Vos Rapporteurs considèrent que cette question doit être abordée de façon pragmatique et sans dogmatisme en tenant compte du contexte international et des nouveaux modes de diffusion, afin de ne pénaliser ni les sociétés de programme, ni les ayants-droits.
Enfin, il ne paraît pas envisageable de laisser la société présenter un compte de résultat prévisionnel déficitaire en début d'exercice comptable, d'autant que l'année 2017 risque de se solder par un résultat négatif d'exploitation . L'accumulation de pertes pourrait peser sur la stabilité du groupe.

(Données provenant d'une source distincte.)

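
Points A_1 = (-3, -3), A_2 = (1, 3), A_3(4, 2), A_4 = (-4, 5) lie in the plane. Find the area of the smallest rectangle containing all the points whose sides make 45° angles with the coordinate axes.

66

In coordinates u = x + y, v = x − y the rectangle is axis-aligned; the map (x,y)→(u,v) scales areas by 2.
u-values: -6, 4, 6, 1; range = 6 − (-6) = 12.
v-values: 0, -2, 2, -9; range = 2 − (-9) = 11.
Area = (12 × 11) / 2 = 66.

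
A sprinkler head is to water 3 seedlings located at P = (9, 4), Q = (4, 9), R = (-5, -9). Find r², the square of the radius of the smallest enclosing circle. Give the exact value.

1825/18

Side lengths²: PQ² = 50, PR² = 365, QR² = 405.
Since QR² = 405 < 365 + 50 = 415, the triangle is acute, so the smallest enclosing circle is the circumcircle.
Circumcentre = (-1/6, -1/6), r² = 1825/18.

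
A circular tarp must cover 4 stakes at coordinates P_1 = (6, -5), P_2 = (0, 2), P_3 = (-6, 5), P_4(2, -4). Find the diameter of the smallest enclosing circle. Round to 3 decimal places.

15.620

The minimum enclosing circle of a finite set is fixed by two of the points (as a diameter) or three (as a circumcircle).
The farthest pair is P_1–P_3 with squared distance 244. The circle on this segment as diameter has centre (0, 0) and r² = 244/4 = 61.
Check P_2: distance² to centre = 4 ≤ 61, so it lies inside.
All remaining points lie in this disk, and no smaller disk contains both endpoints, so this is the minimum enclosing circle.
Diameter = 2r = 2√61 ≈ 15.620.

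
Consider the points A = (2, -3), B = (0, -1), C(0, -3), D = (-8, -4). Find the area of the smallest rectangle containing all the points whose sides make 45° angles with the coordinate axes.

49.5

In coordinates u = x + y, v = x − y the rectangle is axis-aligned; the map (x,y)→(u,v) scales areas by 2.
u-values: -1, -1, -3, -12; range = -1 − (-12) = 11.
v-values: 5, 1, 3, -4; range = 5 − (-4) = 9.
Area = (11 × 9) / 2 = 49.5.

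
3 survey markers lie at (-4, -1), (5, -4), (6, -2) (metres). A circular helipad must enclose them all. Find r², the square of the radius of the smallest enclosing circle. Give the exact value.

25.25

Call the three points A, B, C in the order given.
Side lengths²: AB² = 90, AC² = 101, BC² = 5.
Since AC² = 101 ≥ 90 + 5 = 95, the angle opposite AC is not acute, so the smallest enclosing circle has AC as diameter.
Centre = midpoint of AC = (1, -1.5), r² = 101/4 = 25.25.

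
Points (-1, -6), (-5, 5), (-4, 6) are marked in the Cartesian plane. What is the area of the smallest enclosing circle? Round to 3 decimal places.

Call the three points A, B, C in the order given.
Side lengths²: AB² = 137, AC² = 153, BC² = 2.
Since AC² = 153 ≥ 137 + 2 = 139, the angle opposite AC is not acute, so the smallest enclosing circle has AC as diameter.
Centre = midpoint of AC = (-2.5, 0), r² = 153/4 = 38.25.
Area = π·r² = π·38.25 ≈ 120.166.

120.166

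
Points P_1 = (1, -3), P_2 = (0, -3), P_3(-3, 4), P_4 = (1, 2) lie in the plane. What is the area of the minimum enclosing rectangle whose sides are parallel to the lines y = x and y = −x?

33

In coordinates u = x + y, v = x − y the rectangle is axis-aligned; the map (x,y)→(u,v) scales areas by 2.
u-values: -2, -3, 1, 3; range = 3 − (-3) = 6.
v-values: 4, 3, -7, -1; range = 4 − (-7) = 11.
Area = (6 × 11) / 2 = 33.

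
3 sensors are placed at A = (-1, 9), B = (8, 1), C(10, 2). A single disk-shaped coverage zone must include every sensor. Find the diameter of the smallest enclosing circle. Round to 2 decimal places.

13.04

Side lengths²: AB² = 145, AC² = 170, BC² = 5.
Since AC² = 170 ≥ 145 + 5 = 150, the angle opposite AC is not acute, so the smallest enclosing circle has AC as diameter.
Centre = midpoint of AC = (4.5, 5.5), r² = 170/4 = 42.5.
Diameter = 2r = 2√(42.5) ≈ 13.04.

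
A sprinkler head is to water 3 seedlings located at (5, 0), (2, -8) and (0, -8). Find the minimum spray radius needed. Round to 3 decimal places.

4.717

Call the three points A, B, C in the order given.
Side lengths²: AB² = 73, AC² = 89, BC² = 4.
Since AC² = 89 ≥ 73 + 4 = 77, the angle opposite AC is not acute, so the smallest enclosing circle has AC as diameter.
Centre = midpoint of AC = (2.5, -4), r² = 89/4 = 22.25.
r = √(22.25) ≈ 4.717.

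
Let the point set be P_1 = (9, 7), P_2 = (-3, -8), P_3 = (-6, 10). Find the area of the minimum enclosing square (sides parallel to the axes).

The bounding box has width 15 and height 18.
An axis-aligned square enclosing the set must have side ≥ max(width, height).
So the minimum side is max(15, 18) = 18.
Area = 18² = 324.

324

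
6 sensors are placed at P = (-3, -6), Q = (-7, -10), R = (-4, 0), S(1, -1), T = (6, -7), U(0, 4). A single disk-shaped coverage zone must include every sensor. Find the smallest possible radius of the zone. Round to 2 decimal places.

8.13

By Welzl's lemma the MEC is supported by two points (diametrically opposite) or three points (on a circumcircle).
The minimum enclosing circle is determined by three boundary points: Q, T, U.
Their circumcentre is (-71/46, -183/46) with r² = 69865/1058.
The farthest remaining point R is at distance² 23129/1058 ≤ 69865/1058.
r = √(69865/1058) ≈ 8.13.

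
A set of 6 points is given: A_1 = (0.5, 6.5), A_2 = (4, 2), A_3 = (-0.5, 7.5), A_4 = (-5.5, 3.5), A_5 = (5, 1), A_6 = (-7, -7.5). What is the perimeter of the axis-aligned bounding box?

Width = max x − min x = 5 − (-7) = 12.
Height = max y − min y = 7.5 − (-7.5) = 15.
Perimeter = 2(12 + 15) = 54.

54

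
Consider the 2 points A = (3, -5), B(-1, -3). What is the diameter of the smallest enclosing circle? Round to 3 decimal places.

The smallest circle enclosing two points has them as diameter endpoints.
Centre = midpoint = (1, -4); r² = |AB|²/4 = 20/4 = 5.
Diameter = 2r = 2√5 ≈ 4.472.

4.472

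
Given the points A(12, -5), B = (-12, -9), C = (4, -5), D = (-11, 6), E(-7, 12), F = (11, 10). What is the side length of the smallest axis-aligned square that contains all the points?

The bounding box has width 24 and height 21.
An axis-aligned square enclosing the set must have side ≥ max(width, height).
So the minimum side is max(24, 21) = 24.

24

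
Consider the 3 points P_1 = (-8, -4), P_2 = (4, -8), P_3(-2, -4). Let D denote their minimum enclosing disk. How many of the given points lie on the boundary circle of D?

Side lengths²: P_1P_2² = 160, P_1P_3² = 36, P_2P_3² = 52.
Since P_1P_2² = 160 ≥ 52 + 36 = 88, the angle opposite P_1P_2 is not acute, so the smallest enclosing circle has P_1P_2 as diameter.
Centre = midpoint of P_1P_2 = (-2, -6), r² = 160/4 = 40.
The points at distance exactly r from the centre are P_1, P_2 — 2 points.

2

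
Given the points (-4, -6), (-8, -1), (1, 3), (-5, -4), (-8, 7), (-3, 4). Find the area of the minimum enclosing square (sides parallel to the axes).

The bounding box has width 9 and height 13.
An axis-aligned square enclosing the set must have side ≥ max(width, height).
So the minimum side is max(9, 13) = 13.
Area = 13² = 169.

169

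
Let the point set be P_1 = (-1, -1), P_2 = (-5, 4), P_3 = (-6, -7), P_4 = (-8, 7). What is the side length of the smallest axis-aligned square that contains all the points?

The bounding box has width 7 and height 14.
An axis-aligned square enclosing the set must have side ≥ max(width, height).
So the minimum side is max(7, 14) = 14.

14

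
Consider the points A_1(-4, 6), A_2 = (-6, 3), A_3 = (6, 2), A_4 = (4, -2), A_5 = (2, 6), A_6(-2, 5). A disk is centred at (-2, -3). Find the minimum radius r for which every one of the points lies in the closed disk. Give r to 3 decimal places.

The required radius is the distance from (-2, -3) to the farthest point.
Squared distances: 85, 52, 89, 37, 97, 64.
Maximum is 97, attained at A_5.
r = √97 ≈ 9.849.

9.849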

4. Le retour aux engagements du COM s'impose
Pour vos rapporteurs la seule solution raisonnable serait de maintenir les engagements de l'Etat souscrits dans le COM 2016-2020, signé en avril 2017. Pour ce faire, ils proposent à la commission un amendement tendant à modifier la répartition du produit des ressources publiques affectées aux sociétés nationales de programme.
Ils considèrent que le pluralisme de l'information n'est pas menacé sur le territoire national , que, en revanche, au moment où s'engage dans le monde, sur les ondes et dans l'espace numérique, une lutte d'influence très active en mesure de conduire à des actions de désinformation et de déstabilisation, il est essentiel que la France puisse être présente avec des médias porteurs de ses valeurs démocratiques et d'une éthique de l'information honnête, respectueuse de la vérité des faits et de la liberté d'expression des opinions. Et que, en conséquence, une priorité doit être affirmée pour soutenir notre politique audiovisuelle extérieure .
* 48 En effet, tous les contenus sont fabriqués par des salariés et le recours à la production externe est quasiment inexistant.
* 49 La SPRE collecte, dans le cadre d'un mandat légal, la Rémunération Equitable, qui est ensuite répartie par ses sociétés membres. Elle est cogérée par quatre sociétés (SCPP, SPPF, ADAMI, SPEDIDAM) qui répartissent ces droits directement aux artistes-interprètes et aux producteurs sur la base des relevés de diffusion fournis par les chaînes de télévision et les radios ou par sondage pour les autres diffuseurs de musique. Cette rémunération est principalement proportionnelle aux recettes d'exploitation pour les radios, les télévisions, les discothèques ou bars et restaurants à ambiance musicale pour lesquels la musique est attractive, et constitue un élément essentiel de leur activité.